If you’ve worked in Clinical Operations, you’ve probably sensed when things are inefficient. Signs include:
- Spending 30 minutes daily just searching for documents or information
- Toggling from system to system or spreadsheet to spreadsheet
- Checking someone’s work to the point of essentially redoing it
- Forgetting the outcome of key decisions, their rationales, or where they’re documented
- Numerous meetings with unclear objectives or outcomes
Efficiency is defined as: performing or functioning in the best possible manner with the least waste of time and effort.
The scenarios above all waste time. And in the busy, fast paced world of Clin Ops, wasted time is costly.

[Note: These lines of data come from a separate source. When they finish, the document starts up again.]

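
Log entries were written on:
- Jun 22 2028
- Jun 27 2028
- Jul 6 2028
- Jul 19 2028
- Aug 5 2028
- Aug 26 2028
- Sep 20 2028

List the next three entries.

Oct 19 2028, Nov 21 2028, Dec 28 2028

The spacing grows by 4 each time: 5, 9, 13, 17, 21, 25 days.
Next gap: 29 days. Sep 20 2028 + 29 days = Oct 19 2028.
Next gap: 33 days. Oct 19 2028 + 33 days = Nov 21 2028.
Next gap: 37 days. Nov 21 2028 + 37 days = Dec 28 2028.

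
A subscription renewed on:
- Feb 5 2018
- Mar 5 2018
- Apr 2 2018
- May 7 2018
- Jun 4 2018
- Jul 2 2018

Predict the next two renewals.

These are Mondays at 28- or 35-day spacing (28, 28, 35, 28, 28).
The pattern: 1st Monday of the month.
1st Monday of August 2018: Aug 6 2018.
September 2018 — 1st Monday is Sep 3 2018.

Aug 6 2018, Sep 3 2018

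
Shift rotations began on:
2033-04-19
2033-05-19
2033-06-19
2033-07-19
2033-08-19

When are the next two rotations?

2033-09-19, 2033-10-19

Each date is the 19th; the gaps (30, 31, 30, 31) track the month lengths.
The rule is the 19th of each month.
Next: September 2033 → 2033-09-19.
Next: October 2033 → 2033-10-19.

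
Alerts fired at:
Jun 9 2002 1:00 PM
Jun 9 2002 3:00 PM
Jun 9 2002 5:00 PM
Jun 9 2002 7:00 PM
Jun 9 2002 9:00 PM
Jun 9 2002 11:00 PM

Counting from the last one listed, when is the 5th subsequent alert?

Jun 10 2002 9:00 AM

Spacing: 2, 2, 2, 2, 2 h — constant 2 h.
Jun 9 2002 11:00 PM + 2 h = Jun 10 2002 1:00 AM.
Jun 10 2002 1:00 AM + 2 h = Jun 10 2002 3:00 AM.
Jun 10 2002 3:00 AM + 2 h = Jun 10 2002 5:00 AM.
Jun 10 2002 5:00 AM + 2 h = Jun 10 2002 7:00 AM.
Jun 10 2002 7:00 AM + 2 h = Jun 10 2002 9:00 AM.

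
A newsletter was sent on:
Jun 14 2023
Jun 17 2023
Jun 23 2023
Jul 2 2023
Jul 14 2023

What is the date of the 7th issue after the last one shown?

Dec 29 2023

Intervals are 3, 6, 9, 12 days — an arithmetic progression with common difference 3.
Next gap: 15 days. Jul 14 2023 + 15 days = Jul 29 2023.
Next gap: 18 days. Jul 29 2023 + 18 days = Aug 16 2023.
Next gap: 21 days. Aug 16 2023 + 21 days = Sep 6 2023.
Next gap: 24 days. Sep 6 2023 + 24 days = Sep 30 2023.
Next gap: 27 days. Sep 30 2023 + 27 days = Oct 27 2023.
Next gap: 30 days. Oct 27 2023 + 30 days = Nov 26 2023.
Next gap: 33 days. Nov 26 2023 + 33 days = Dec 29 2023.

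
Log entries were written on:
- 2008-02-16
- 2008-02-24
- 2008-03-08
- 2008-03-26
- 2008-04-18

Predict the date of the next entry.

Intervals are 8, 13, 18, 23 days — an arithmetic progression with common difference 5.
Next gap: 28 days. 2008-04-18 + 28 days = 2008-05-16.

2008-05-16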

Wasted time leads to poor trial and team outcomes:
- More work in less time, which can lead to employee stress and burnout
- To help current employees, teams usually end up hiring more people and throwing them into an existing inefficient structure. This ends up adding complexity and requiring more coordination between people.
- Critical activities not being done at all, leading to slow site selection/activation, low recruitment, poorly thought out EDC and IXRS systems, and rushed inspection readiness.

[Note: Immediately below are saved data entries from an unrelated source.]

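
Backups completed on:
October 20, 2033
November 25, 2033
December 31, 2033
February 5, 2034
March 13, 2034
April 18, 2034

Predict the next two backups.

Every event comes 36 days after the last (36, 36, 36, 36, 36).
April 18, 2034 + 36 days = May 24, 2034.
May 24, 2034 + 36 days = June 29, 2034.

May 24, 2034; June 29, 2034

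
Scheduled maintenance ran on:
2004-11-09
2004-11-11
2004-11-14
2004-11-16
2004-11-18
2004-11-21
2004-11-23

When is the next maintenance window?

2004-11-25

The gap pattern 2, 3, 2, 2, 3, 2 repeats every 3 events.
These are the Tuesdays, Thursdays and Sundays of each week.
The following Thursday is 2004-11-25.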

- These add to the inefficiency, and create additional workflows of redoing work or fixing mistakes that might never have happened with proper planning. These extra steps are likely to lengthen the study timeline.
This brings us to the crux of our post: hiring more people and increasing the study timeline have big financial consequences.

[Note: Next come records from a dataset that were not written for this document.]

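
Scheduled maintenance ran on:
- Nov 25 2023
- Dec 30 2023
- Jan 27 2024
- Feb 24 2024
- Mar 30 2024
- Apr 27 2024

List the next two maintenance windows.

May 25 2024, Jun 29 2024

Every date is a Saturday; gaps 35, 28, 28, 35, 28 days.
Each is the last Saturday of its month (at least one falls on the 29th or later, ruling out '4th Saturday').
May 2024 ends with Saturday May 25 2024.
June 2024 ends with Saturday Jun 29 2024.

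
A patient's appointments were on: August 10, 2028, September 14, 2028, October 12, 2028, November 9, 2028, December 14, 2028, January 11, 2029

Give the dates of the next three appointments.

These are Thursdays at 28- or 35-day spacing (35, 28, 28, 35, 28).
The pattern: 2nd Thursday of the month.
2nd Thursday of February 2029: February 8, 2029.
March 2029 — 2nd Thursday is March 8, 2029.
April 2029 — 2nd Thursday is April 12, 2029.

February 8, 2029; March 8, 2029; April 12, 2029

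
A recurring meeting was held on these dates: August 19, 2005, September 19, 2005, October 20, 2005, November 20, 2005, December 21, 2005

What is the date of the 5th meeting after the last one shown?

Gaps between consecutive events: 31, 31, 31, 31 days — a constant 31-day interval.
December 21, 2005 + 31 days = January 21, 2006.
January 21, 2006 + 31 days = February 21, 2006.
February 21, 2006 + 31 days = March 24, 2006.
March 24, 2006 + 31 days = April 24, 2006.
April 24, 2006 + 31 days = May 25, 2006.

May 25, 2006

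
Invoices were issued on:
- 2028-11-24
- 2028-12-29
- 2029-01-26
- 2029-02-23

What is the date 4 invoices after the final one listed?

All Fridays; the gaps (35, 28, 28) vary with month length.
This is the last Friday of each month.
March 2029 ends with Friday 2029-03-30.
Last Friday of April 2029: 2029-04-27.
Last Friday of May 2029: 2029-05-25.
June 2029 ends with Friday 2029-06-29.

2029-06-29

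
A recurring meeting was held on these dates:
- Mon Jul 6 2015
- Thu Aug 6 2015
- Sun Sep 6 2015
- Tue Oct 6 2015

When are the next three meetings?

Fri Nov 6 2015, Sun Dec 6 2015, Wed Jan 6 2016

The day-of-month is always 6 (31, 31, 30 days between events).
So this recurs on the 6th of each month.
Next: November 2015 → Fri Nov 6 2015.
December 2015: Sun Dec 6 2015.
January 2016: Wed Jan 6 2016.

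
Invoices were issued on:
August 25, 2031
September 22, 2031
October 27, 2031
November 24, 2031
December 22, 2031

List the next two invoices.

These are Mondays at 28- or 35-day spacing (28, 35, 28, 28).
The pattern: 4th Monday of the month.
4th Monday of January 2032: January 26, 2032.
4th Monday of February 2032: February 23, 2032.

January 26, 2032; February 23, 2032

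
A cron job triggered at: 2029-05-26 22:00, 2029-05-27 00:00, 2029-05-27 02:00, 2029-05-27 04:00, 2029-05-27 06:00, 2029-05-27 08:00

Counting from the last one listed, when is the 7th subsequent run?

Gaps: 2, 2, 2, 2, 2 hours — each event is 2 hours after the previous one.
2029-05-27 08:00 + 2 h = 2029-05-27 10:00.
2029-05-27 10:00 + 2 h = 2029-05-27 12:00.
2029-05-27 12:00 + 2 h = 2029-05-27 14:00.
2029-05-27 14:00 + 2 h = 2029-05-27 16:00.
2029-05-27 16:00 + 2 h = 2029-05-27 18:00.
2029-05-27 18:00 + 2 h = 2029-05-27 20:00.
2029-05-27 20:00 + 2 h = 2029-05-27 22:00.

2029-05-27 22:00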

An analysis done by the NIH in 2018 showed that 22% of phase 3 studies failed to complete due to lack of funding (despite having a potentially viable drug).
Another study done by the HHS cites:
Closely related to the cost of clinical trials is the length of time it takes to complete them, which has also increased in recent years. Lengthy timelines [also] directly contribute to lower revenues over the course of a drug’s lifecycle, increasing the financial burden of drug development. For instance, long trials mean large human labor costs, as investigators and staff must be compensated for many hours. Long development times also reduce the time a drug has under patent protection, thereby opening the door for generic competitors and reducing the amount of revenue that can be earned. Additionally, the potential for study results to impact medical practice may be reduced over time as changes in clinical practice or the standard of care might make the new drug obsolete.
We hope the industry moves away from large, unwieldy teams that spend hours on complicated, manual processes. Instead, let’s cultivate lean teams that are efficiently supported by thoughtful technology to focus on work that directly affects trial timelines.